May enters through the back door, head hung low,
Clothes so hand me down; you can no longer find them around.
The music plays and the students sway, while neon lights scan the ceiling.
In the middle of a human train, someone parts the way,
And April and May come face to face.
Eyes meet and an indescribable heat rises from April’s feet.
May pauses and thinks to themself, what is wrong with me?
Unaware April and May are
Of the shakiness of hands, the sweat accumulating on palms.
The tune of the bands all but forgotten as hearts beat louder.
Both move closer together into the circle, but their knees go weak
And April rushes to help May stand on their own two feet.
When hands meet, a chill runs through their bodies.
Their insides shake, shake, shake, shake, shake
In the middle of a human train, where someone parted the way,
April and May came face to face and an aroma washed all over the place, buttercup.

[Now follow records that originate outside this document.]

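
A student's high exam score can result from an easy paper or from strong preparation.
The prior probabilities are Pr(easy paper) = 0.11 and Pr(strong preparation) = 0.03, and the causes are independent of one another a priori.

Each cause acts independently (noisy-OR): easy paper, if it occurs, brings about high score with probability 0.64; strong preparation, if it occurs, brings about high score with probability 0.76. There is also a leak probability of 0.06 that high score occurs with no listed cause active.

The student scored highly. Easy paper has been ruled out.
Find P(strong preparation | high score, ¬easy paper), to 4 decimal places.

Under noisy-OR, P(high score | causes) = 1 − (1−0.06)·∏(1−qᵢ) over the active causes.
Sum P(high score|·) weighted by the priors over both values of strong preparation:
  P(high score | ¬easy paper) = 0.06·0.97 + 0.7744·0.03
        = 0.058200 + 0.023232 = 0.081432
Keeping only the strong preparation-present terms gives 0.023232, so
  P(strong preparation | high score, ¬easy paper) = 0.023232 / 0.081432 ≈ 0.2853

P(strong preparation | high score, ¬easy paper) ≈ 0.2853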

And those two are left, on the floor, all shook up.
Instructor Comment
There are some lovely vivid, rich images here and I definitely get a palpable sense of place: a loud, sweaty dance floor. The first
stanza is particularly successful (I especially liked the description “clothes so chic they might still bore the tag”). You clearly
introduce the two main characters and make explicit their contrasts.
The second stanza is vivid too, with more vivid detail and letter repetition/alliteration of the s “muSic playS…StudentS Sway…”.
The third stanza is clear too. I liked the internal rhyme of meet/heat/feet”. I wasn’t sure about “indescribable”, I think you can
choose a better, more vivid adjective - to actually describe the indescribable. Also, I am not sure about the line “thinks to
themself (I think you mean herself?) What is wrong with me? I think you can choose better words to articulate exactly what she
is feeling - what is she feeling?
As for the fourth stanza, I like the placement of “Unaware” as the first word in the sentence, and your exploration with
enjambment “Unaware…./Of the shakiness….” But I think you can alter the word order such that a more significant word starts
the second sentence instead of “Of” eg you could write “Unaware April and May are of the/Shakiness…..”… Also I did question
whether they were unaware of the shakiness and sweat? Is that referring to April and May’s shakiness and sweat or everyone’s in
the room? I think April and May are aware of their own nervousness around each other? Could you clarify? Also, I think you
need to correct “April… stand on HER own to feet.” I also would omit And at the beginning of the sentence. Just make it a new
sentence.
As for the last stanza, I think it can be improved to say something more unexpected or different. As it stands, it falls a little flat
and I am a bit confused. I don’t mind the repetition of shake but why repeat the line “April and May come face to face”? I think
the real striking point in this final stanza is that their hands/skin finally touch here. Why mention the human train again and
parting the way etc? I love the elusive description of buttercup but the line “And those two are left, on the floor, all shook up”
falls a bit flat. I wanted something else. We know they are shook up.
I suspect this poem is a metaphor for the seasons, the uncertainty of the weather in April and May, the budding of flowers
(buttercup), the wind often shaking the trees, the aroma that arises from the flowers… And I LOVE LOVE this idea. But I do
think it needs a bit more work to bring this out more…. Why is April so chic? I don’t think of April as more chic than May. I do
however think of April showers, April rain. Maybe you can mention rain more… and also instead of painting a picture of a
dance floor and confusing the reader a little, maybe choose a landscape scene instead?
Second Poem:
Deirdre is the color yellow
she is warm light on white linen in the morning
soft and tender
heaven to a lazy cat
with one paw stretched out
as if she were reaching for something in her dreams
She’s the basil on the kitchen windowsill
a taste of home in a foreign place
a trophy from the inaugural trip to the store
still growing despite a caretaker without a green thumb
she’s fresh paint on a new canvas
pure primary pigments
hypnotically blending together
creating beauty out of nothing
finally expressing what cannot be said
She’s finally being able to play an e chord on the ukulele
after months of contorting fingers like a gymnast
to round out the perfect routine with
the final missing note
She’s the first batch of pesto pasta of the summer
to be eaten around a table outside
with wet beach towels wrapped around waists
so fresh so rich
she’s driving down an empty highway at night
with the windows down, blasting the radio
as if we were in our own coming of age teen movie
Deirdre is the color yellow,
And there is a reason my favorite flower of all
Faces the sun
Instructor Comment
There is so much to admire in this gorgeous poem which was such a treat to read. I love the specific nature of all your
rich details. Avoiding cliche, you choose descriptions that are unique and vivid and you artfully pull them together into a
poem with a robust yet fluid form. I love your use of enjambment here, your careful attention to word choice and order.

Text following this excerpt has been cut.